В историко-политических штудиях избирательной кампании 1990 года меня отдельно волновал вопрос: почему КПСС так плохо выступила на них в Москве (проиграла 59/65 округов Съезда, ~2/3 Моссовета и ~10/33 райсоветов)? Даже если учесть общие протестные настроения на фоне ухудшения социально-экономической ситуации в стране, то результат всё равно выглядит слишком плохим для того уровня ресурсов, которым обладала партия в городе.
Полез изучать жизнь московских райкомов и горкома КПСС накануне выборов и увидел там удивительную вещь: тема выборов занимала в их повестке 2-3 место по значимости. А на первом месте шла подготовка к февральскому пленуму ЦК и XXVIII Съезду партии. Лишь в нескольких райкомах всерьёз относились к выборам в советы — и там КПСС показала хорошие результаты (например, в Севастопольском районе, где персек Брячихин активно вёл свою команду кандидатов, взял райсовет и сам прошёл в Моссовет).
Понятно, что основным фактором была энергичная кампания оппозиционного блока ДемРоссия, который сорвал куш. И всё же их возможности были пропорциональны вялости и уступчивости со стороны горкома и райкомов КПСС.
Но почему партийный актив так легкомысленно отнёсся к этим выборам и предпочёл, казалось бы, сугубо внутрипартийную борьбу?

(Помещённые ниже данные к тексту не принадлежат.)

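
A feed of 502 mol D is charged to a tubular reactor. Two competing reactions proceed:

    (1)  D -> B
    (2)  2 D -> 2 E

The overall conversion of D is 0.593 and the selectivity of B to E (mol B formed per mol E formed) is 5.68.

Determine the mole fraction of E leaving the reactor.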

Объяснение я нашёл в книге французской исследовательницы Кароль Сигман «Политические клубы и Перестройка в России: оппозиция без диссидентства». Вообще, это впечатляющая работа, которая открыла мне глаза на многие вещи. Пожалуй, моё главное читательское открытие последних месяцев.
Так вот, Сигман показывает, что весной 1990 года КПСС оставалась для многих центром политической жизни, несмотря на выборы в советы. Это мы рестроспективно так умны, потому что знаем из будущего, что выборы окажутся опрокидывающими для всей политической системы и сломают ситуацию в КПСС. Но тогда мало кто мог представить, что так будет.
Десятилетиями всё самое важное в советской политике решалось на партийной арене. Поэтому на самом деле нет ничего удивительного в том, что даже многие прогрессивно мыслящие люди в КПСС продолжали считать борьбу за делегатов на Съезд партии более важной, чем электоральную борьбу за места в советах, которые всю их жизнь играли третьестепенную роль.
Так сработала инертность мышления: центр тяжести советской политики весной 1990 года переместился из партии в советы и Съезд народных депутатов РСФСР, но многие осознавали это с опозданием. Те же, кто почувствовал это вовремя (как вожди ДемРоссии), сделали стратегически выгрышный выбор.
Интересно, что после выборов весны 1990 года, которые совпали с моментом легализации многопартийности, появилась сходная политическая инерция — люди бросились создавать разные партии в расчёте на переход к системе, в которой партии будут играть главную политическую роль, как на западе. И снова их обошла ДемРоссия, которая осталась надпартийным движением. Ретроспективно мы знаем, что партии так и останутся малозначительной сущностью в российской политике, но тогда создание партий казалось самой логичной точкой приложения усилий.
Когда вокруг ничего не меняется, инерция работает на вас — вы просто плавёте по течению. Но когда наступает эпоха радикальных перемен, политические магистрали деформируются, и на появившихся поворотах инерция выбрасывает вас на обочину. Сегодня мы живём в замороженном политическом пространстве и накапливаем инерцию, которая многим будет мешать, когда начнутся перемены. Чем и надо будет воспользоваться — добавлю я.